Bene abbiamo accettato queste sofferenze che le nostre spine ci procuravano l'un l'altro. Le ferite attraverso cui veniva fuori qualcosa di noi, via via cicatrizzavano, e una volta rimarginate ci rendevamo conto che il segno delle cicatrici rimaste sul nostro cuore, invece di deturparlo, lo avevano arricchito di qualcosa di bello che prima non possedeva, facendolo maturare nell'amore.
Un cuore segnato da molte cicatrici è sicuramente un cuore che ha amato molto, rappresentando ognuna di esse qualcosa di buono di noi di cui ci siamo spogliati per farne dono all'altro. In questi 44 anni di relazione coniugale di queste cicatrici ce ne sono tantissime, e ce ne saranno tante altre, e altre ferite sono ancora in via di guarigione, tutte a testimoniare una vita affettiva vissuta intensamente. Questo è proprio di una vera relazione affettiva che è per sua essenza dinamica e non sterilmente statica e che col tempo si rinsalda sempre di più. Tutti questi momenti di prova hanno fecondato la nostra relazione, facendola crescere con gioia e donandoci felicità reciproca.
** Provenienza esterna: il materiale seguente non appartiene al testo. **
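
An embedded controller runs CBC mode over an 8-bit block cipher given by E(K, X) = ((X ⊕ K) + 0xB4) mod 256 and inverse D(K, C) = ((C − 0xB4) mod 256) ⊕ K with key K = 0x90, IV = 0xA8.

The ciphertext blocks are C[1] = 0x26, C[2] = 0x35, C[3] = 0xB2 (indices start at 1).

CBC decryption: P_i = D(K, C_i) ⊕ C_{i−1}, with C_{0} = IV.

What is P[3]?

P[3]: D(K, 0xB2) = 0x6E; 0x6E ⊕ 0x35 = 0x5B.

P[3] = 0x5B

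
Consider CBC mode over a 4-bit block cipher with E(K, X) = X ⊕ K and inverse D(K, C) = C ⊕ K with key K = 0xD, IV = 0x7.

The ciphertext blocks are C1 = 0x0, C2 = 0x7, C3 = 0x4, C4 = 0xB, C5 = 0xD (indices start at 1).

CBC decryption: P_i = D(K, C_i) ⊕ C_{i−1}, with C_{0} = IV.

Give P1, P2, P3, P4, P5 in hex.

P1: D(K, 0x0) = 0xD; 0xD ⊕ 0x7 = 0xA.
P2: D(K, 0x7) = 0xA; 0xA ⊕ 0x0 = 0xA.
P3: D(K, 0x4) = 0x9; 0x9 ⊕ 0x7 = 0xE.
P4: D(K, 0xB) = 0x6; 0x6 ⊕ 0x4 = 0x2.
P5: D(K, 0xD) = 0x0; 0x0 ⊕ 0xB = 0xB.

P1 = 0xA, P2 = 0xA, P3 = 0xE, P4 = 0x2, P5 = 0xB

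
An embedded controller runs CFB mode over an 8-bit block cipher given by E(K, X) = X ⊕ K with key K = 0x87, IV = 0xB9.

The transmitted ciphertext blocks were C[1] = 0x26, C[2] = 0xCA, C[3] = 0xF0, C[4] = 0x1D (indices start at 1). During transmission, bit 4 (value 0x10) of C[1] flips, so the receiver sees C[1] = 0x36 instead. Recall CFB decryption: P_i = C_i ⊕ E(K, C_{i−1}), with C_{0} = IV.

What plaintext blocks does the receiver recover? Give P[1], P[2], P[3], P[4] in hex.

Only C[1] changed, to 0x36. In CFB, a change in C_i flips the same bit in P_i and garbles P_{i+1}. Decrypting the received ciphertext:
P[1]: E(K, 0xB9) = 0x3E; 0x36 ⊕ 0x3E = 0x08.
P[2]: E(K, 0x36) = 0xB1; 0xCA ⊕ 0xB1 = 0x7B.
P[3]: E(K, 0xCA) = 0x4D; 0xF0 ⊕ 0x4D = 0xBD.
P[4]: E(K, 0xF0) = 0x77; 0x1D ⊕ 0x77 = 0x6A.
Blocks that differ from the original plaintext: P[1], P[2].

P[1] = 0x08, P[2] = 0x7B, P[3] = 0xBD, P[4] = 0x6A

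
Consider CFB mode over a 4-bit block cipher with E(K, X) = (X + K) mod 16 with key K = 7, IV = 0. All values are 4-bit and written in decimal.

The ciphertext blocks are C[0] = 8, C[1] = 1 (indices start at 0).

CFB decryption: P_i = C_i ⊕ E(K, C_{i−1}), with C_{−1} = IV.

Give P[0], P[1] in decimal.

P[0] = 15, P[1] = 14

P[0]: E(K, 0) = 7; 8 ⊕ 7 = 15.
P[1]: E(K, 8) = 15; 1 ⊕ 15 = 14.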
Ecco cosa è avvenuto: che le nostre intimità ferite dagli aculei hanno abbandonato il loro sterile isolamento per condividere la parte più nascosta di sè con quella dell'altro.
Baffo e mammaE.R oggi possono dire che la loro relazione è forte perchè hanno accettato le sofferenze che gli procuravano i loro aculei appuntiti (che non sono altro che le armi dell'amor proprio), trasformandole in atti di donazione gratificante e portatrice di gioia.
A questo punto è chiaro che prigioniero del proprio egoismo il masochista pensa solo al proprio piacere personale, chi ama invece dona con generosità per dare gioia e far felice l'altro.
...Dona te stesso alle persone che incontri nella vita...ma non aspettarti che ricambino...anzi chiederanno sempre di più...Un cuore è una ricchezza che non si vende e non si compra ma...si...dona !...
P.S. Sono sicuro che mamma E.R mi abbia perdonato invece per quelle ferite inutili e gratuite che alcune volte le ho procurato con i ridicoli residui del mio amor proprio, di cui è sempre difficile liberarsi.